There are several ways that makes Chestnote inherently viral. First is the ability to send a message to people who have not yet installed the app on their devices. This was a genius addition which made it their 3rd biggest acquisition channel. When someone sends you a message via Chestnote, the recipient (presuming he/she has not installed the app) will receive an SMS message notifying them that a friend has sent them a hidden message and asking them to download the app through a link provided by Chestnote.Number of mobile phone messaging app users worldwide (in billions) Click To Tweet
Chestnote’s best performing acqusition channels are referrals from articles and online content from press and media (organic), and referrals from Google playstore. Chestnote earns from brands, events, or cities, who post their contents on Chestnote in the “channels” tab. There should be significant activity and relevant features rolling out for Chestnote in this area, unless they discover new ways of monetizing the app. One big name that Chestnote had the privilege of working with is Cirque du Soleil. It was a very apt partnership, as the performing group moves from one city to another, allowing the group to build suspense and interest before their opening show.
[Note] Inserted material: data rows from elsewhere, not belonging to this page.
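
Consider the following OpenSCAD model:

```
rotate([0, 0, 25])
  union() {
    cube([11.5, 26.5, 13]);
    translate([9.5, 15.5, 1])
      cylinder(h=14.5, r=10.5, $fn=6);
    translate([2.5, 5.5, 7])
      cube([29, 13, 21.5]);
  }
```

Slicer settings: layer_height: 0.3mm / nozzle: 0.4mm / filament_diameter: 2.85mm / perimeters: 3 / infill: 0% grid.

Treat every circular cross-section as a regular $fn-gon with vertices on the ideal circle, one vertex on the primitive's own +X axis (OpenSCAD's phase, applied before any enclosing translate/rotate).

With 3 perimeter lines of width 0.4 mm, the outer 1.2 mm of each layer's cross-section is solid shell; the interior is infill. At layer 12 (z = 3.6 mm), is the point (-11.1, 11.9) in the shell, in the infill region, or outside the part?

At z = 3.6 mm: the cube (footprint 11.5×26.5) is included at this height; the cylinder at (9.5, 15.5): section is a regular 6-gon, circumradius r=10.5; the cube at (2.5, 5.5) does not reach this height (z outside [7, 28.5]); Merging all regions: the regions partially overlap (shared area 177.86 mm²), so overlapping operands fuse into one piece — 1 connected region; (whole slice rotated 25° about Z — lengths, areas and connectivity unchanged). Overall, the cross-section is a single solid region. Undo the 25° rotation: the query point maps to (-5.031, 15.476) in the un-rotated model frame. The nearest boundary edge runs (0.00, 13.77)→(-1.00, 15.50); distance from the point to it = 4.03 mm. The point is not inside any of the regions above, so it lies outside the cross-section (4.03 mm from the nearest boundary).

outside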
One of the challenges for Chestnote is to keep users’ engaged. It is one thing to get them to install the app, and use it for special occasions. But keeping them engaged in a way that increases interest in app usage is a different monster. In order to get the right strategy installed for this, Chestnote has to make sure that they have installed the right analytics to track user behavior. What’s relevant for Chestnote here is to understand how their customers are using the app. Is it only for special occasions? Are these only for surprises (or special reveals for big brands)? Are they even successful when they try to surprise their loved ones? One special marketing analytics tool that may be relevant for Chestnote is Mixpanel. It has a feature called segmentation, which allows you to measure the volume of user engagement. A very piece of information for an upcoming app such as Chestnote. Another thing where Mixpanel can help with Chestnote is in user retention. Mixpanel generates a report through a powerful cohort analysis, allowing you to view users that have used the app only once, versus users who used the app on multiply instances. Those are just some of the features that Mixpanel can help Chestnote in crafting the right strategy to keep their users engaged.
It may seem like a small thing, but once Chestnote figures out the right tracking tool, it will open doors for them to explore. They can mount campaigns targeting users who only used the app once, or maybe give discounts to users who used it for more than once to encourage that demographic. There is so much potential for this up and coming app. “DFTBA” (don’t forget to be awesome) should be their mantra as it is crystal clear that Chestnote is just getting started.